Although acknowledging “Early findings about health risks attached to HRT were hugely controversial” – Boseley makes no effort to explore these, stating “but Prof Beral thinks the problems have now been generally accepted.”
“People like to say there is a debate about HRT. I think that’s not true,” she said. “Some people like to make out that it is uncertain what is going on, but I don’t think there has been a debate for a long time. GPs are increasingly aware and so are women. The important thing is that women know these figures are right and not exaggerated.”
The results of the study are not put into any context and the figures that “one woman in 2,500 will get ovarian cancer while a long-term user of HRT and one in every 3,300 will die from it” are not related to non-users, which is relevant to make sense of the data.
There is a bizarre conclusion in relation to HRT’s value for osteoporosis:
“My personal view is that the sensible thing is to take HRT when you are 80,” said Prof Beral. “My mother is 90 and has had a lot of fractures.
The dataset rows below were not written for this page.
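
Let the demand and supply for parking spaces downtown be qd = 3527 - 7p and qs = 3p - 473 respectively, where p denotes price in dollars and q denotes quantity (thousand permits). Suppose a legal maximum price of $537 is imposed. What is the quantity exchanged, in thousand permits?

In a free market, 3527 - 7p = 3p - 473 gives the equilibrium p* = 400, q* = 727.
Since 537 is above p* = 400, the ceiling does not bind and the free-market outcome prevails.

727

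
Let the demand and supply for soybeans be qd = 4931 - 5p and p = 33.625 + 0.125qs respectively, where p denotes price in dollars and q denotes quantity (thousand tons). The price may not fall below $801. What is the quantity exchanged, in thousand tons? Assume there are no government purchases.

926

Rearranging supply gives qs = 8p - 269. Setting quantity demanded equal to quantity supplied, 4931 - 5p = 8p - 269, gives p* = 400 and q* = 2931.
Since 801 > 400, the floor is binding.
At p = 801: qd = 4931 - 5·801 = 926 and qs = 8·801 - 269 = 6139.
The quantity actually transacted is the short side, demand: 926.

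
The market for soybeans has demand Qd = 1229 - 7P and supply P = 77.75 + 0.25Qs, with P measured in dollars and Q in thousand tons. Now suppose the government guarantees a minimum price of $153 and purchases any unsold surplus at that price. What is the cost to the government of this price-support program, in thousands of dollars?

21879

Rearranging supply gives Qs = 4P - 311. Setting quantity demanded equal to quantity supplied, 1229 - 7P = 4P - 311, gives P* = 140 and Q* = 249.
Because the floor (153) lies above the market-clearing price, it is binding.
At P = 153: Qd = 1229 - 7·153 = 158 and Qs = 4·153 - 311 = 301.
Surplus = Qs - Qd = 143.
Government expenditure = surplus × support price = 143 × 153 = 21879.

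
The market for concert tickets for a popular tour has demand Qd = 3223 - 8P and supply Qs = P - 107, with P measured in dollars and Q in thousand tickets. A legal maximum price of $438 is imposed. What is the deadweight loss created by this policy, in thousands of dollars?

0

Setting quantity demanded equal to quantity supplied, 3223 - 8P = P - 107, gives P* = 370 and Q* = 263.
The ceiling of 438 is above the equilibrium price 370, so it is not binding; the market clears at P* = 370, Q* = 263.
Since the control does not bind, no trades are prevented and deadweight loss is zero.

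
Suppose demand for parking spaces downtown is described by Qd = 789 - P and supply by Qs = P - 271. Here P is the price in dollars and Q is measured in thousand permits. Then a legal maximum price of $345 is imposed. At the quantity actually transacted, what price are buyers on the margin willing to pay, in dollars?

715

Equilibrium: 789 - P = P - 271, so 1060 = 2P and P* = 530, Q* = 259.
Since 345 < 530, the ceiling is binding.
At P = 345: Qd = 789 - 345 = 444 and Qs = 345 - 271 = 74.
Only 74 units reach the market. On the demand curve, the marginal buyer's willingness to pay at Q = 74 is (789 - 74) = 715.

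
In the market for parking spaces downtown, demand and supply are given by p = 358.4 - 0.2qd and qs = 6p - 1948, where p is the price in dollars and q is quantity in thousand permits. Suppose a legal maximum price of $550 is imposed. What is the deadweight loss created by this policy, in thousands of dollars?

0

Rearranging demand gives qd = 1792 - 5p. Without the control the market clears where 1792 - 5p = 6p - 1948, i.e. p* = 340 and q* = 92.
Since 550 is above p* = 340, the ceiling does not bind and the free-market outcome prevails.
Since the control does not bind, no trades are prevented and deadweight loss is zero.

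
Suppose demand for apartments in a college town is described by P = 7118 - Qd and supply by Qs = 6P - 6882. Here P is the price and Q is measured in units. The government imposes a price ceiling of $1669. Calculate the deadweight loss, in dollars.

Rearranging demand gives Qd = 7118 - P. Without the control the market clears where 7118 - P = 6P - 6882, i.e. P* = 2000 and Q* = 5118.
The ceiling of 1669 is below the equilibrium price 2000, so it binds.
At P = 1669: Qd = 7118 - 1669 = 5449 and Qs = 6·1669 - 6882 = 3132.
Quantity traded falls to 3132. At Q = 3132 the demand price is 7118 - 3132 = 3986 and the supply price is (6882 + 3132)/6 = 1669.
Deadweight loss = ½ · (3986 - 1669) · (5118 - 3132) = ½ · 2317 · 1986 = 2300781.

2300781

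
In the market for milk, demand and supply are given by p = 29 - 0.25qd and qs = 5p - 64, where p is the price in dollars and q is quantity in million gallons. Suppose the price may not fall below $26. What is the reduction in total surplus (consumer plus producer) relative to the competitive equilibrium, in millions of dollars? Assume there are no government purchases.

Rearranging demand gives qd = 116 - 4p. In a free market, 116 - 4p = 5p - 64 gives the equilibrium p* = 20, q* = 36.
Since 26 > 20, the floor is binding.
At p = 26: qd = 116 - 4·26 = 12 and qs = 5·26 - 64 = 66.
Quantity traded falls to 12. At q = 12 the demand price is (116 - 12)/4 = 26 and the supply price is (64 + 12)/5 = 15.2.
Deadweight loss = ½ · (26 - 15.2) · (36 - 12) = ½ · 10.8 · 24 = 129.6.

129.6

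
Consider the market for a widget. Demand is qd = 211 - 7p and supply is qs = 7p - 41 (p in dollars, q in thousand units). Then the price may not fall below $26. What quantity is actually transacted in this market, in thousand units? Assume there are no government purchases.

29

Without the control the market clears where 211 - 7p = 7p - 41, i.e. p* = 18 and q* = 85.
Since 26 > 18, the floor is binding.
At p = 26: qd = 211 - 7·26 = 29 and qs = 7·26 - 41 = 141.
The quantity actually transacted is the short side, demand: 29.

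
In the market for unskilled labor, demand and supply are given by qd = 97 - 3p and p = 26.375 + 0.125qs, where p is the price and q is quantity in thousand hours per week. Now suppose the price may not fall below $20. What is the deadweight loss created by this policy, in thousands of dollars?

0

Rearranging supply gives qs = 8p - 211. In a free market, 97 - 3p = 8p - 211 gives the equilibrium p* = 28, q* = 13.
The floor of 20 is below the equilibrium price 28, so it is not binding; the market clears at p* = 28, q* = 13.
Since the control does not bind, no trades are prevented and deadweight loss is zero.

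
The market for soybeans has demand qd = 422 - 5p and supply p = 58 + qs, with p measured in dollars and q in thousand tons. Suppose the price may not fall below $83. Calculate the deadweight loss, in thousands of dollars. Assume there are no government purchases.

135

Rearranging supply gives qs = p - 58. Setting quantity demanded equal to quantity supplied, 422 - 5p = p - 58, gives p* = 80 and q* = 22.
Because the floor (83) lies above the market-clearing price, it is binding.
At p = 83: qd = 422 - 5·83 = 7 and qs = 83 - 58 = 25.
Quantity traded falls to 7. At q = 7 the demand price is (422 - 7)/5 = 83 and the supply price is 58 + 7 = 65.
Deadweight loss = ½ · (83 - 65) · (22 - 7) = ½ · 18 · 15 = 135.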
I was very happy to say to my mother take HRT at 90.” What mattered at that point was her quality of life. “If she has breast cancer when she is 95 – so what?”
How many 80-year old women suffer from the menopause?
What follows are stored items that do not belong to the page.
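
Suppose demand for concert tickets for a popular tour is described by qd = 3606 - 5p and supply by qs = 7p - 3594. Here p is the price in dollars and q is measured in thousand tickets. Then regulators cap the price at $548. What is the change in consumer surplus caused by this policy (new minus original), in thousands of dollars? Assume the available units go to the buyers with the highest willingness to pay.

-665.6

Setting quantity demanded equal to quantity supplied, 3606 - 5p = 7p - 3594, gives p* = 600 and q* = 606.
The ceiling of 548 is below the equilibrium price 600, so it binds.
At p = 548: qd = 3606 - 5·548 = 866 and qs = 7·548 - 3594 = 242.
Consumer surplus without the control is ½ · (721.2 - 600) · 606 = 36723.6.
With the ceiling, 242 units are sold at 548 (assume they go to the highest-value buyers). The demand price at q = 242 is 672.8, so CS = ½ · [(721.2 - 548) + (672.8 - 548)] · 242 = 36058.
Change in consumer surplus = 36058 - 36723.6 = -665.6.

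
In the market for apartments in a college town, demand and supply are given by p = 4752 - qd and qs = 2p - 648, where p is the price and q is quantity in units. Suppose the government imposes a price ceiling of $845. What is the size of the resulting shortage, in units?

Rearranging demand gives qd = 4752 - p. Equilibrium: 4752 - p = 2p - 648, so 5400 = 3p and p* = 1800, q* = 2952.
Since 845 < 1800, the ceiling is binding.
At p = 845: qd = 4752 - 845 = 3907 and qs = 2·845 - 648 = 1042.
Shortage = qd - qs = 3907 - 1042 = 2865.

2865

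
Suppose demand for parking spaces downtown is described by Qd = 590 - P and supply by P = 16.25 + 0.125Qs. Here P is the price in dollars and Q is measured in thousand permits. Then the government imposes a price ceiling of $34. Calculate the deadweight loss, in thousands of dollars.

76176

Rearranging supply gives Qs = 8P - 130. Setting quantity demanded equal to quantity supplied, 590 - P = 8P - 130, gives P* = 80 and Q* = 510.
Because the ceiling (34) lies below the market-clearing price, it is binding.
At P = 34: Qd = 590 - 34 = 556 and Qs = 8·34 - 130 = 142.
Quantity traded falls to 142. At Q = 142 the demand price is 590 - 142 = 448 and the supply price is (130 + 142)/8 = 34.
Deadweight loss = ½ · (448 - 34) · (510 - 142) = ½ · 414 · 368 = 76176.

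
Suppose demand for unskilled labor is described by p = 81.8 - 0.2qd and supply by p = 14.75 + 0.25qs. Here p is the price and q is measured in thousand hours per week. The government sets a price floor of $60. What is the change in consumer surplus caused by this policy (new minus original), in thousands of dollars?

-1032

Rearranging demand gives qd = 409 - 5p; rearranging supply gives qs = 4p - 59. Without the control the market clears where 409 - 5p = 4p - 59, i.e. p* = 52 and q* = 149.
The floor of 60 is above the equilibrium price 52, so it binds.
At p = 60: qd = 409 - 5·60 = 109 and qs = 4·60 - 59 = 181.
Consumer surplus without the control is ½ · (81.8 - 52) · 149 = 2220.1.
With the floor, consumers buy 109 units at 60, so CS = ½ · (81.8 - 60) · 109 = 1188.1.
Change in consumer surplus = 1188.1 - 2220.1 = -1032.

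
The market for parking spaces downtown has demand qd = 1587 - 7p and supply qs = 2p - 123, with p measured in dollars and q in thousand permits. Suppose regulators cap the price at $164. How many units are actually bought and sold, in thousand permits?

Without the control the market clears where 1587 - 7p = 2p - 123, i.e. p* = 190 and q* = 257.
Since 164 < 190, the ceiling is binding.
At p = 164: qd = 1587 - 7·164 = 439 and qs = 2·164 - 123 = 205.
The quantity actually transacted is the short side, supply: 205.

205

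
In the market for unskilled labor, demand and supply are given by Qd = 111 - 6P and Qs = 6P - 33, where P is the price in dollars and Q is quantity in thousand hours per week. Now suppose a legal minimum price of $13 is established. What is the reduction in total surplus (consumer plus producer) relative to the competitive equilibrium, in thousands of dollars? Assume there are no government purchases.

6

Setting quantity demanded equal to quantity supplied, 111 - 6P = 6P - 33, gives P* = 12 and Q* = 39.
The floor of 13 is above the equilibrium price 12, so it binds.
At P = 13: Qd = 111 - 6·13 = 33 and Qs = 6·13 - 33 = 45.
Quantity traded falls to 33. At Q = 33 the demand price is (111 - 33)/6 = 13 and the supply price is (33 + 33)/6 = 11.
Deadweight loss = ½ · (13 - 11) · (39 - 33) = ½ · 2 · 6 = 6.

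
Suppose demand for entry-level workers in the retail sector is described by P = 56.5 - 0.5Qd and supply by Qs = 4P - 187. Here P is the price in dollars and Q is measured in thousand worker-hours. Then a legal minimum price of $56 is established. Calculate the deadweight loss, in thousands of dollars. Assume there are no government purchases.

Rearranging demand gives Qd = 113 - 2P. Equilibrium: 113 - 2P = 4P - 187, so 300 = 6P and P* = 50, Q* = 13.
Because the floor (56) lies above the market-clearing price, it is binding.
At P = 56: Qd = 113 - 2·56 = 1 and Qs = 4·56 - 187 = 37.
Quantity traded falls to 1. At Q = 1 the demand price is (113 - 1)/2 = 56 and the supply price is (187 + 1)/4 = 47.
Deadweight loss = ½ · (56 - 47) · (13 - 1) = ½ · 9 · 12 = 54.

54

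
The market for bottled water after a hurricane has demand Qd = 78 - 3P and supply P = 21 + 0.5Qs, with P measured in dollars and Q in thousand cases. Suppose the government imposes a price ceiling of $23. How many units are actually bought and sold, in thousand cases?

Rearranging supply gives Qs = 2P - 42. Setting quantity demanded equal to quantity supplied, 78 - 3P = 2P - 42, gives P* = 24 and Q* = 6.
Since 23 < 24, the ceiling is binding.
At P = 23: Qd = 78 - 3·23 = 9 and Qs = 2·23 - 42 = 4.
The quantity actually transacted is the short side, supply: 4.

4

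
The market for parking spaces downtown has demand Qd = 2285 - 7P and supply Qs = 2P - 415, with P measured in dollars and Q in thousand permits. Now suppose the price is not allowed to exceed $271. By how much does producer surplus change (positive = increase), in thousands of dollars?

-4524

Setting quantity demanded equal to quantity supplied, 2285 - 7P = 2P - 415, gives P* = 300 and Q* = 185.
The ceiling of 271 is below the equilibrium price 300, so it binds.
At P = 271: Qd = 2285 - 7·271 = 388 and Qs = 2·271 - 415 = 127.
Producer surplus without the control is ½ · (300 - 207.5) · 185 = 8556.25.
With the ceiling, producers sell 127 units at 271, so PS = ½ · (271 - 207.5) · 127 = 4032.25.
Change in producer surplus = 4032.25 - 8556.25 = -4524.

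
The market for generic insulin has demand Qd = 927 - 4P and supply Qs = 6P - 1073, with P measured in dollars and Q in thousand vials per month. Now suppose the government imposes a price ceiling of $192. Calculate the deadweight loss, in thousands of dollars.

Without the control the market clears where 927 - 4P = 6P - 1073, i.e. P* = 200 and Q* = 127.
Since 192 < 200, the ceiling is binding.
At P = 192: Qd = 927 - 4·192 = 159 and Qs = 6·192 - 1073 = 79.
Quantity traded falls to 79. At Q = 79 the demand price is (927 - 79)/4 = 212 and the supply price is (1073 + 79)/6 = 192.
Deadweight loss = ½ · (212 - 192) · (127 - 79) = ½ · 20 · 48 = 480.

480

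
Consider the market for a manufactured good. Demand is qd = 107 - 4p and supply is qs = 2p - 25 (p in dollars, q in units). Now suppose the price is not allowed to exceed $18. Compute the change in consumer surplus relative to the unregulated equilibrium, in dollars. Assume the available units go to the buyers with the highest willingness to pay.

36

Equilibrium: 107 - 4p = 2p - 25, so 132 = 6p and p* = 22, q* = 19.
Because the ceiling (18) lies below the market-clearing price, it is binding.
At p = 18: qd = 107 - 4·18 = 35 and qs = 2·18 - 25 = 11.
Consumer surplus without the control is ½ · (26.75 - 22) · 19 = 45.125.
With the ceiling, 11 units are sold at 18 (assume they go to the highest-value buyers). The demand price at q = 11 is 24, so CS = ½ · [(26.75 - 18) + (24 - 18)] · 11 = 81.125.
Change in consumer surplus = 81.125 - 45.125 = 36.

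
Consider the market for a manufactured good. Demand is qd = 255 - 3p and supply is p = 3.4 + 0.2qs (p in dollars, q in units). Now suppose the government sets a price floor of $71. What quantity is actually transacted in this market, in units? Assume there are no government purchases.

42

Rearranging supply gives qs = 5p - 17. Equilibrium: 255 - 3p = 5p - 17, so 272 = 8p and p* = 34, q* = 153.
Because the floor (71) lies above the market-clearing price, it is binding.
At p = 71: qd = 255 - 3·71 = 42 and qs = 5·71 - 17 = 338.
The quantity actually transacted is the short side, demand: 42.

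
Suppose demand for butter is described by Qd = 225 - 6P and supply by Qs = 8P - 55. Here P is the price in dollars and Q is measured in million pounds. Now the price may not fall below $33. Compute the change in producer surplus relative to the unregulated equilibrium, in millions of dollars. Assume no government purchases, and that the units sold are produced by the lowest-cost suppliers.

-29.25

Without the control the market clears where 225 - 6P = 8P - 55, i.e. P* = 20 and Q* = 105.
Since 33 > 20, the floor is binding.
At P = 33: Qd = 225 - 6·33 = 27 and Qs = 8·33 - 55 = 209.
Producer surplus without the control is ½ · (20 - 6.875) · 105 = 689.0625.
With the floor, 27 units are sold at 33. The supply price at Q = 27 is 10.25, so PS = ½ · [(33 - 6.875) + (33 - 10.25)] · 27 = 659.8125.
Change in producer surplus = 659.8125 - 689.0625 = -29.25.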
The Times has an equally one-sided headline: “HRT alert after more than 1,000 women die.” Nigel Hawkes, Health Editor states:
HRT increases the risk of the disease by 20 per cent, the biggest investigation of links between HRT and cancer has found. Although the absolute risk is low, millions of women took HRT in the 1990s and so the total impact is large: an extra 1,300 cases of the disease and 1,000 deaths between 1991 and 2005, according to the Million Women Study.
However here we see a balance with “The findings were challenged by John Stevenson, of the Royal Brompton Hospital in London and the chairman of the charity Women’s Health Concern.”
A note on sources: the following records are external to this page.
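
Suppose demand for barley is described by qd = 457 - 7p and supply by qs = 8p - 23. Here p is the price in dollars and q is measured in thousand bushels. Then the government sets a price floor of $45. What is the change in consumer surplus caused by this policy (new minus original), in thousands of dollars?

In a free market, 457 - 7p = 8p - 23 gives the equilibrium p* = 32, q* = 233.
Because the floor (45) lies above the market-clearing price, it is binding.
At p = 45: qd = 457 - 7·45 = 142 and qs = 8·45 - 23 = 337.
Consumer surplus without the control is ½ · (457/7 - 32) · 233 = 54289/14.
With the floor, consumers buy 142 units at 45, so CS = ½ · (457/7 - 45) · 142 = 10082/7.
Change in consumer surplus = 10082/7 - 54289/14 = -2437.5.

-2437.5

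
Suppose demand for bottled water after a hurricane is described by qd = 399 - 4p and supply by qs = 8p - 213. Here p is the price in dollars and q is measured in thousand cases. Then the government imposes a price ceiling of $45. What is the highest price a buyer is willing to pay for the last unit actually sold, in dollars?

63

Setting quantity demanded equal to quantity supplied, 399 - 4p = 8p - 213, gives p* = 51 and q* = 195.
Because the ceiling (45) lies below the market-clearing price, it is binding.
At p = 45: qd = 399 - 4·45 = 219 and qs = 8·45 - 213 = 147.
Only 147 units reach the market. On the demand curve, the marginal buyer's willingness to pay at q = 147 is (399 - 147)/4 = 63.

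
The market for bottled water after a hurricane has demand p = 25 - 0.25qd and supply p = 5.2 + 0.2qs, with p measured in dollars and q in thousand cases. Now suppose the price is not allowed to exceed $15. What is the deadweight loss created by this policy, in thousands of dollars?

0

Rearranging demand gives qd = 100 - 4p; rearranging supply gives qs = 5p - 26. In a free market, 100 - 4p = 5p - 26 gives the equilibrium p* = 14, q* = 44.
The ceiling of 15 is above the equilibrium price 14, so it is not binding; the market clears at p* = 14, q* = 44.
Since the control does not bind, no trades are prevented and deadweight loss is zero.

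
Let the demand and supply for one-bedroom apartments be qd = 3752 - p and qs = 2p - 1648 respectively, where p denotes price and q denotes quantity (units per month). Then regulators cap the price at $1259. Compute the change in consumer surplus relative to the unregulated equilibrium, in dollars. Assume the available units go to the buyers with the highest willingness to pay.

-114692

Setting quantity demanded equal to quantity supplied, 3752 - p = 2p - 1648, gives p* = 1800 and q* = 1952.
Since 1259 < 1800, the ceiling is binding.
At p = 1259: qd = 3752 - 1259 = 2493 and qs = 2·1259 - 1648 = 870.
Consumer surplus without the control is ½ · (3752 - 1800) · 1952 = 1905152.
With the ceiling, 870 units are sold at 1259 (assume they go to the highest-value buyers). The demand price at q = 870 is 2882, so CS = ½ · [(3752 - 1259) + (2882 - 1259)] · 870 = 1790460.
Change in consumer surplus = 1790460 - 1905152 = -114692.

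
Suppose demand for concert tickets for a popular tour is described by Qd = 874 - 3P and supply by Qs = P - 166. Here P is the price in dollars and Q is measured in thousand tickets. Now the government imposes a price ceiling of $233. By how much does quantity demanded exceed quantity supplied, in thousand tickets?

Equilibrium: 874 - 3P = P - 166, so 1040 = 4P and P* = 260, Q* = 94.
Since 233 < 260, the ceiling is binding.
At P = 233: Qd = 874 - 3·233 = 175 and Qs = 233 - 166 = 67.
Shortage = Qd - Qs = 175 - 67 = 108.

108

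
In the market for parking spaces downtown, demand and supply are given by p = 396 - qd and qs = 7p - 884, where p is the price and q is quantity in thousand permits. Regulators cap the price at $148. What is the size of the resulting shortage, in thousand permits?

96

Rearranging demand gives qd = 396 - p. Without the control the market clears where 396 - p = 7p - 884, i.e. p* = 160 and q* = 236.
Since 148 < 160, the ceiling is binding.
At p = 148: qd = 396 - 148 = 248 and qs = 7·148 - 884 = 152.
Shortage = qd - qs = 248 - 152 = 96.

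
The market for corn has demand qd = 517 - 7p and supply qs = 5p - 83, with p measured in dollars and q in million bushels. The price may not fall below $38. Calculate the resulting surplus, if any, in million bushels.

0

Equilibrium: 517 - 7p = 5p - 83, so 600 = 12p and p* = 50, q* = 167.
Since 38 is below p* = 50, the floor does not bind and the free-market outcome prevails.
Since the control does not bind, there is no surplus.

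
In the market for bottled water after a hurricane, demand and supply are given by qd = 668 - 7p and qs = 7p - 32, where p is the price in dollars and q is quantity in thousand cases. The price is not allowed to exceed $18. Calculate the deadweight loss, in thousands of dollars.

7168

Without the control the market clears where 668 - 7p = 7p - 32, i.e. p* = 50 and q* = 318.
The ceiling of 18 is below the equilibrium price 50, so it binds.
At p = 18: qd = 668 - 7·18 = 542 and qs = 7·18 - 32 = 94.
Quantity traded falls to 94. At q = 94 the demand price is (668 - 94)/7 = 82 and the supply price is (32 + 94)/7 = 18.
Deadweight loss = ½ · (82 - 18) · (318 - 94) = ½ · 64 · 224 = 7168.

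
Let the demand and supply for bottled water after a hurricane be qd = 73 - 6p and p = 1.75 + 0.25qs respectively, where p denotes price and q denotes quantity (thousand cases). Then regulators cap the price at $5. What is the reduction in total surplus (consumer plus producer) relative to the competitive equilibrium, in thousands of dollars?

Rearranging supply gives qs = 4p - 7. In a free market, 73 - 6p = 4p - 7 gives the equilibrium p* = 8, q* = 25.
Because the ceiling (5) lies below the market-clearing price, it is binding.
At p = 5: qd = 73 - 6·5 = 43 and qs = 4·5 - 7 = 13.
Quantity traded falls to 13. At q = 13 the demand price is (73 - 13)/6 = 10 and the supply price is (7 + 13)/4 = 5.
Deadweight loss = ½ · (10 - 5) · (25 - 13) = ½ · 5 · 12 = 30.

30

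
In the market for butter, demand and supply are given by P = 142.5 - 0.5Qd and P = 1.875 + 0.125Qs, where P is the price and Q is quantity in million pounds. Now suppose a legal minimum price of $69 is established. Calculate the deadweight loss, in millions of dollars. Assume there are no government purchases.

Rearranging demand gives Qd = 285 - 2P; rearranging supply gives Qs = 8P - 15. Without the control the market clears where 285 - 2P = 8P - 15, i.e. P* = 30 and Q* = 225.
Since 69 > 30, the floor is binding.
At P = 69: Qd = 285 - 2·69 = 147 and Qs = 8·69 - 15 = 537.
Quantity traded falls to 147. At Q = 147 the demand price is (285 - 147)/2 = 69 and the supply price is (15 + 147)/8 = 20.25.
Deadweight loss = ½ · (69 - 20.25) · (225 - 147) = ½ · 48.75 · 78 = 1901.25.

1901.25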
“The study grossly overestimates the breast cancer risk, and now we have findings from a five-year study that have to be extended to a 14-year time frame to make them more sensational,” he said. “This is not science, and the findings themselves fly in the face of cancer biology.”
The BBC and GMTV breakfast television reports also sought to put the study into context and give practical advice to those who may be concerned.
I have no interest in the issue of HRT itself, my question is over the impact of simplistic reporting. Blind acceptance of a study, reproducing a press release (as can be seen from the common language used), lack of alternative perspectives or context, sensationalised headlines, pejorative language – all contribute to a sense of panic and fear. They may also affect public understanding of medical and scientific research.
Last week it was reducing obesity issues to a “fat gene” – and I’ve already heard people cite this as a reason for being overweight. It serves no purpose at all for those involved in public relations or the media to generate this simplistic reporting of science.